26 Oct Transgender Bathroom Mandate in the Courts
by Diane Robertson
A couple of years ago, President Obama quietly changed Title IX by adding transgender to the law. Last Spring, the Obama administration stated that all schools that did not allow students to use locker rooms, bathrooms, and sports teams according to the gender with which they identified, would lose all federal funding.
Last week, U.S. District Court Judge Reed O’Connor, in Wichita Falls, TX, rejected a request by the US Department of Justice to limit his injunction against Obama’s Title IX from a nationwide ban to a ban only for the 13 states that are involved in a lawsuit against the mandate.
Judge O’Connor stated that not only does he have the authority to issue a nationwide injunction, but that “a geographically-limited injunction would be ineffective” because “both Title IX and Title VII rely on the consistent, uniform application of national standards.”
Unhappy with O’Connor’s ruling, the US Department of Education filed a notice that they will appeal to the Fifth Circuit in New Orleans. The Fifth Circuit Court of Appeals is considered one of the most conservative federal appellate courts in the nation.

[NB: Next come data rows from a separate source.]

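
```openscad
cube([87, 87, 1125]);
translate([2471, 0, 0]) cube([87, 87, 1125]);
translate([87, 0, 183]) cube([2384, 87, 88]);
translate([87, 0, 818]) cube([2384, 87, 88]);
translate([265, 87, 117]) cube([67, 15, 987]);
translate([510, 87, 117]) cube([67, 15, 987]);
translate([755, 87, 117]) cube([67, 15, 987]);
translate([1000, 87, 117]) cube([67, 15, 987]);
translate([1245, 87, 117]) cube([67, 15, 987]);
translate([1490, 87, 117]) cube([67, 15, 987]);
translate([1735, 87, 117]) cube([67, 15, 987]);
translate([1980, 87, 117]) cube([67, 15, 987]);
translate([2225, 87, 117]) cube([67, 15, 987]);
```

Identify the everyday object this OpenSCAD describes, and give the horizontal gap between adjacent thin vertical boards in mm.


A fence section. The picket gap is 178 mm.

Two posts, two rails, 9 pickets — a fence section. Span 2384 mm holds 9 pickets of 67 mm with 10 equal gaps: ⌊(2384 − 9·67) / 10⌋ = 178 mm.


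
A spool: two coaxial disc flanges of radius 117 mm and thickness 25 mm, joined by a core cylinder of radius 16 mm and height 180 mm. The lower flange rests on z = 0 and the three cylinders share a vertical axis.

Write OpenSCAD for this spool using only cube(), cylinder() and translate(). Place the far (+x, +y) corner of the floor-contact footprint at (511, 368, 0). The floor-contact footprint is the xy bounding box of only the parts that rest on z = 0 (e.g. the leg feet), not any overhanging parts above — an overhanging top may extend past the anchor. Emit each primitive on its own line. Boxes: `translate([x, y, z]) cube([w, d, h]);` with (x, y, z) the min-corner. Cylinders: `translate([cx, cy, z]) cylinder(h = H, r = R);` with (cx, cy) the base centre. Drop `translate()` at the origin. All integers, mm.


translate([394, 251, 0]) cylinder(h = 25, r = 117);
translate([394, 251, 25]) cylinder(h = 180, r = 16);
translate([394, 251, 205]) cylinder(h = 25, r = 117);


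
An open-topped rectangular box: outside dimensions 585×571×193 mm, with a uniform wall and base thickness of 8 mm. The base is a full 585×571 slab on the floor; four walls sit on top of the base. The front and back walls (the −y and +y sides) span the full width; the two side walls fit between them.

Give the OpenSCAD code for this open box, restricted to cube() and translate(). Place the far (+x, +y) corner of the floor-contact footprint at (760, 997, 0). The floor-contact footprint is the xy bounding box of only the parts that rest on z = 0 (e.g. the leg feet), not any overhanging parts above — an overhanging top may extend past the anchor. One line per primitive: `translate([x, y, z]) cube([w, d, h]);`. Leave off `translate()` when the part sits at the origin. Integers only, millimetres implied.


translate([175, 426, 0]) cube([585, 571, 8]);
translate([175, 426, 8]) cube([585, 8, 185]);
translate([175, 989, 8]) cube([585, 8, 185]);
translate([175, 434, 8]) cube([8, 555, 185]);
translate([752, 434, 8]) cube([8, 555, 185]);


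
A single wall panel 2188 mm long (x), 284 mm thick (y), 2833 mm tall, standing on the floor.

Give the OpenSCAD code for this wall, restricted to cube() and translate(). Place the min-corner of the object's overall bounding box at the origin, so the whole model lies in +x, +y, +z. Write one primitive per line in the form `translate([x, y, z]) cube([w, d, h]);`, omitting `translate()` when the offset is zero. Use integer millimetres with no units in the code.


cube([2188, 284, 2833]);


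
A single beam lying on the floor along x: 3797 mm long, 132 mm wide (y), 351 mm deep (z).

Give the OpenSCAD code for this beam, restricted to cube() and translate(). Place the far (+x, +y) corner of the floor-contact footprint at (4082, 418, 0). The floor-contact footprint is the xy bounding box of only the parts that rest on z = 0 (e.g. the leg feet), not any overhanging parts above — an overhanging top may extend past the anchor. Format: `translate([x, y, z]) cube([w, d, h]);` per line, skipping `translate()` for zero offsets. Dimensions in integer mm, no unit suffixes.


translate([285, 286, 0]) cube([3797, 132, 351]);


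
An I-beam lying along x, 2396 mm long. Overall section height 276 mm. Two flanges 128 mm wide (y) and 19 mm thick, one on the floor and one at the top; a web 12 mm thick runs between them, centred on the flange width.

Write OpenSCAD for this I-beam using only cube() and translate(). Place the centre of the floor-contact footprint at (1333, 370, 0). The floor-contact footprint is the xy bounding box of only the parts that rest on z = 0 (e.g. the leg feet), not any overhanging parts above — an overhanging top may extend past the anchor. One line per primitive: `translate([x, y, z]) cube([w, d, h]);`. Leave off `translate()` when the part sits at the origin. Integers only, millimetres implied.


translate([135, 306, 0]) cube([2396, 128, 19]);
translate([135, 364, 19]) cube([2396, 12, 238]);
translate([135, 306, 257]) cube([2396, 128, 19]);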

The Fourth Circuit Court has already ruled in favor of Obama’s Title IX amendment, but on August 3, the Supreme Court granted an “emergency” stay to stop the defendant from using the opposite sex bathrooms. The Supreme Court has yet to decide whether to hear the case in 2017.
With more circuit courts ruling on the mandate, the Supreme Court may reject the Virginia case while waiting for more courts to make a ruling, as has been done in the past.
For now, all schools nationwide are not required to implement the Title IX transgender mandate until another court and another judge overrules Judge O’Connor’s decision.